Decided On May 08, 1981
SAILABALA BISWAL Appellant
V/S
AKSHAYA KUMAR ROUTRAY Respondents

JUDGEMENT

(1.) DEFENDANTS are appellants against an order directing appointment of two arbitrators for disposal of the disputes to be referred to them by the Court who will choose an umpire, on a petition filed under Section 20 (1) of the Arbitration Act.

(2.) THE case of the plaintiff is that in 1974 he submitted a scheme to the Small Industries Service Institute and the Director of Fisheries. THE plaintiff was the sole proprietor of the scheme THE scheme was approved and was registered by the Director of Industries. THE plaintiff thereafter applied to the Orissa State Financial Corporation for sanction of loan. THE State Financial Corporation suggested that a partnership firm should be formed for the purpose oil sanction of the loan. A partnership firm was constituted with the plaintiff and the defendants as partners the plaintiff having 51% share; defendant No. 1 having 31% and defendant No. 2 having 19% (18%?) share in the firm. THE defendants are very close relations of the plaintiff and they were taken as partners at their own request. THE firm was also registered. Towards the end of July, 1978, the plaintiff fell ill and he entrusted the work of production and sale of the ice-blocks to defendants on 1-8-1978 for two months and directed them to pay him the sale proceeds. On 25-9-1978 the plaintiff demanded payment of the sale proceeds lying with the defendants. But the latter though promised to pay the same within 2/3 days, in fact, did not pay the same. On 29-9-1978 the workers of the firm approached the plaintiff alleging that they had been dismissed by the defendants and their husbands.
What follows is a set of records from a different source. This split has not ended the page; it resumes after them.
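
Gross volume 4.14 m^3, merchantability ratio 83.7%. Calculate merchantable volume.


Formula: MV = V_total * (merchantable_pct / 100)
Merchantable fraction = 83.7% / 100 = 0.837
MV = 4.14 m^3 * 0.837 = 3.465 m^3

3.465


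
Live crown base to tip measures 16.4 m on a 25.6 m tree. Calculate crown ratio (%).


Formula: Crown Ratio = (Crown Length / Total Height) * 100
CR = (16.4 m / 25.6 m) * 100
CR = 0.6406 * 100 = 64.1%

64.1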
When the plaintiff came to enquire about this, the husband of defendant No. 2 and the defendants hurled a sharp edged knife towards the plaintiff and threatened to kill him. THE defendants with the help of their husbands declined to render any accounts of the sale proceeds; they dismissed the workers of the firm without any authority and wanted to oust the plaintiff from the firm. THErefore, the plaintiff issued a notice to the defendants on 27-5-1979 to show cause why they should not be expelled from the partnership firm. THE plaintiff also issued a notice to the defendants requesting them to refer the disputes arising between them for disposal by arbitrators and to name one of the arbitrators for the purpose. THE defendants then sent a reply stating that there was no dispute among them and, as such, there was no necessity to refer any matter to arbitrators. Hence, the suit.
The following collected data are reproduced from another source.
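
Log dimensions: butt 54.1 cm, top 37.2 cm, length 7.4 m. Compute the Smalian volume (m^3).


Smalian: V = (A1 + A2)/2 * L,  A = pi*(D/200)^2
A1 = pi*(54.1/200)^2 = 0.229871 m^2
A2 = pi*(37.2/200)^2 = 0.108687 m^2
V = (0.229871+0.108687)/2*7.4 = 1.2527 m^3

1.2527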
(3.) THE appellants contend that the agreement was unworkable. It is well settled that reference cannot be made on an agreement which is invalid. An invalid agreement is an agreement which is void ab initio, i.e. that the agreement was against public policy or is against any provision of law, or is tainted with fraud, misrepresentation or coercion. I have already held that the appellants have not taken the stand of fraud, misrepresentation or coercion in their objection filed in the trial court. In view of such circumstances, the conclusion should be that the agreement is not invalid. It is further contended that the term of appointment of the arbitrators is also confusing. THE term in the agreement (Ext. 2) about the appointment of arbitrators can be covered under Section 10 of the Arbitration Act, THEre are two parties in this case - plaintiff is one party and both the defendants are one party. Both the parties have also fought out this litigation on that stand. THEir case in the trial court as well as in the agreement is that the plaintiff is one party and the defendants are the other party. In view of this position, no prejudice is caused to the defendants at all, inasmuch as they have been constantly taking this stand. According to Section 10, if two arbitrators are appointed, both the arbitrators can appoint one umpire and the decision can be given by them. THE trial court has also based his order according to the terms of Section 10 of the Arbitration Act. In view of this position, I, do not find anything wrong in the decision of the trial court.